Are the people involved in this movie aware of what a glob of Harlequin and Hardy Boys it really is? More likely, everybody put their wits into a state of freeze-dried suspension. Director Steve Miner works up a few giggly time-travel barbs that work on an "Encino Man" level but mostly he takes the high, virtuous road. He doesn't camp up the material. (It's integrity of a sort.) He doesn't have much sense of place, though, which is damaging in a film (rated PG for strong language) that's supposed to transport you between eras. We need more than Billie Holiday on the soundtrack to make us hanker for 1939.
Gibson is such a disarming actor that he actually makes this big-kid fantasia vaguely watchable, although he's beyond the point in his career where he ought to be playing a flyboy Peter Pan. One might have thought that, with Steven Spielberg moving on to dinosaurs and advancing middle-age, this sort of twinkly sexlessness would no longer be enshrined on our screens. Recycled goods are bad enough but recycled innocence is really the pits.
Mel Gibson: Daniel
Jamie Lee Curtis: Claire
Elijah Wood: Nat
Isabel Glasser: Helen
A Warner Bros. release of an Icon production in association with Edward S. Feldman. Director Steve Miner. Producer Bruce Davey.

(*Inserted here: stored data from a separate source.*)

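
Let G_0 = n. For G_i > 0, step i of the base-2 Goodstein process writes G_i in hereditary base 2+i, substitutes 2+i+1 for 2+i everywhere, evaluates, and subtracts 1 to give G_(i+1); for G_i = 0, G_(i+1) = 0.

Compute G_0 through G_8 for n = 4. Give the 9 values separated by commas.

4, 26, 41, 60, 83, 109, 139, 173, 211

step 0: 4 = 2^2; sub 3 for 2: 3^3; = 27; G_1 = 27−1 = 26
step 1: 26 = 2·3^2 + 2·3 + 2; sub 4 for 3: 2·4^2 + 2·4 + 2; = 42; G_2 = 42−1 = 41
step 2: 41 = 2·4^2 + 2·4 + 1; sub 5 for 4: 2·5^2 + 2·5 + 1; = 61; G_3 = 61−1 = 60
step 3: 60 = 2·5^2 + 2·5; sub 6 for 5: 2·6^2 + 2·6; = 84; G_4 = 84−1 = 83
step 4: 83 = 2·6^2 + 6 + 5; sub 7 for 6: 2·7^2 + 7 + 5; = 110; G_5 = 110−1 = 109
step 5: 109 = 2·7^2 + 7 + 4; sub 8 for 7: 2·8^2 + 8 + 4; = 140; G_6 = 140−1 = 139
step 6: 139 = 2·8^2 + 8 + 3; sub 9 for 8: 2·9^2 + 9 + 3; = 174; G_7 = 174−1 = 173
step 7: 173 = 2·9^2 + 9 + 2; sub 10 for 9: 2·10^2 + 10 + 2; = 212; G_8 = 212−1 = 211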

Executive producers Edward Feldman, Jeffrey Abrams. Screenplay by Jeffrey Abrams. Cinematographer Russell Boyd. Editor Jon Poll. Costumes Aggie Guerard Rogers. Music Jerry Goldsmith. Production design Gregg Fonseca. Art director Bruce A. Miller. Set designer Jann K. Engel. Set decorator Jay R. Hart. Sound Jim Tannenbaum. Running time: 1 hour, 42 minutes.